An Australian has played both: His report:

Dear Mr Friedland,
First, thanks very much for sharing your wisdom on this excellent site.
In light of a recent post concerning the Reform Boehms of Wurlitzer the following details and personal experience may be of interest to your readers.
I switched to Reform Boehms after playing on Buffets – R13 S1 RC and Festival models – over a span of 25 years.

The Wurlitzers, in common with the bespoke instruments of other German makers, are engineered to a very high standard. The keywork, in finish and fit, is superior to any mass-produced French Boehm clarinet I’ve seen – as it should be, considering the cost of these instruments. They’re built for eternity.

The “improvements” are (on the Wurlitzer model !85):
1. A split function register key/throat Bb mechanism. This helps give a better pinch Bb (I still use resonance fingerings), but a more important benefit is that the register tube can be smaller and positioned so that MOST of the the 12ths are a better in tune than on the French clarinets I’ve played. This mechanism is totally reliable.
2. A beautiful-sounding fork Bb fingering, as well as all the usual options for this note on the French Boehm.
3. A very good F#-G# trill (Carmen!) without the articulated mechanism.
4. A mechanism for fixing the rh middle finger B, F#, D# 12ths – the high D# is not flat.

But it’s swings and roundabouts. In the Wurlitzer you have an instrument which is mechanically more complex (and heavier); you sacrifice the very simple, elegant French Boehm design design for what could be considered minimal “improvement”. As I said, it’s swings and roundabouts.

The Reforms have quirks of their own. Most of the 12ths are better in tune; some are not by a long shot and require a great deal of correction. For instance, on my “A” clarinet B, C, and C# at the top of the clarion are very sharp, which is a nuisance, but you learn to adjust.

One benefit over the French Boehms I’ve played is that it’s easier to play wide intervals smoothly on the Reform. It’s also possible to really blow ff without the sound becoming harsh. The altissimo is easier (the F/F# are not flat) and has a more ‘covered’ quality. It’s the bore design I suppose. However, I find the Reform is a bit less flexible than a good French Boehm (a harsh fortissimo could be a quality you want sometimes). Maybe that’s the price you pay for the Reform’s stability. Swings and roundabouts again.
Tonally, with the Reforms your ‘default’ position is German. The instruments tend to sound more focused; more of a laser beam sound, as someone once described it. But it’s where you take the sound from that default position that counts.
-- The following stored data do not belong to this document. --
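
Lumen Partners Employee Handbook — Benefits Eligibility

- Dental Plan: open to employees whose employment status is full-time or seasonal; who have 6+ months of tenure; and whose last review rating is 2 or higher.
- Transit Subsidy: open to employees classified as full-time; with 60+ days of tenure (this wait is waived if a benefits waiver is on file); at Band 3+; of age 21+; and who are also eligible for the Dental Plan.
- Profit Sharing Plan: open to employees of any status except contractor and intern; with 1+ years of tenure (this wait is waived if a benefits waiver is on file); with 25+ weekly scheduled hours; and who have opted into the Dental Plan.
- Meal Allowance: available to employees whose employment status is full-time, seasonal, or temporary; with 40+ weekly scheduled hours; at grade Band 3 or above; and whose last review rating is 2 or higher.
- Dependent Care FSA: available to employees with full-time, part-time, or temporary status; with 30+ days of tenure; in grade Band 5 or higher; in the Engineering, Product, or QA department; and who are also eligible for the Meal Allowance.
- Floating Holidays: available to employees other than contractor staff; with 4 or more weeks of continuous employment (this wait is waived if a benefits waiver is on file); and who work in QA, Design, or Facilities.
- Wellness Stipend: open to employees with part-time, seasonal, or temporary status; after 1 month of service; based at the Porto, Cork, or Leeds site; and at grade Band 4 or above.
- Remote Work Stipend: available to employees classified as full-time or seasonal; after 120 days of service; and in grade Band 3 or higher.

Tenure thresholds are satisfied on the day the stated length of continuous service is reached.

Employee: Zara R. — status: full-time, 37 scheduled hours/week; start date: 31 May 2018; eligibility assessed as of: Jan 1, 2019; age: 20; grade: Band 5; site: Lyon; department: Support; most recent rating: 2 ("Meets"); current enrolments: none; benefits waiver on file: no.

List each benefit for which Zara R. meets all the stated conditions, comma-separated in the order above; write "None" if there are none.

Dental Plan, Remote Work Stipend

Service from 31 May 2018 to Jan 1, 2019: 215 days.
Dental Plan — status full-time ✓; service 215 days ≥ 6 months (≈180 days) ✓; rating 2 ≥ 2 ✓ → eligible.
Transit Subsidy — status full-time ✓; no waiver, service 215 days ≥ 60 days ✓; grade Band 5 ≥ Band 3 ✓; age 20 < 21 ✗ → not eligible.
Profit Sharing Plan — status full-time ✓ (not excluded); no waiver, service 215 days < 1 year (≈365 days) ✗ → not eligible.
Meal Allowance — status full-time ✓; 37 hrs/wk < 40 ✗ → not eligible.
Dependent Care FSA — status full-time ✓; service 215 days ≥ 30 days ✓; grade Band 5 ≥ Band 5 ✓; dept Support ✗ → not eligible.
Floating Holidays — status full-time ✓ (not excluded); no waiver, service 215 days ≥ 4 weeks (≈28 days) ✓; dept Support ✗ → not eligible.
Wellness Stipend — status full-time ✗ (requires part-time, seasonal, or temporary) → not eligible.
Remote Work Stipend — status full-time ✓; service 215 days ≥ 120 days ✓; grade Band 5 ≥ Band 3 ✓ → eligible.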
After some hard work getting the measure of the Wurlies and German mps and reeds, I played them in orchestra. A very fine clarinetist who didn’t know I’d switched from Buffets was in the audience for a performance of Beethoven 8 and I forget what else. He told me later that I sounded ‘like myself’ but thought I’d had a very good reed on…

As the old saying goes, “’tain’t the gun, it’s the gunner”.
K.Sydney, Australia

Dear K: Thank you so much for your wonderful “reform Boehm” response.
I, and I’m sure every reader will appreciate your candor.
As I see, and as they shall, it seems to be “six of one”, etc.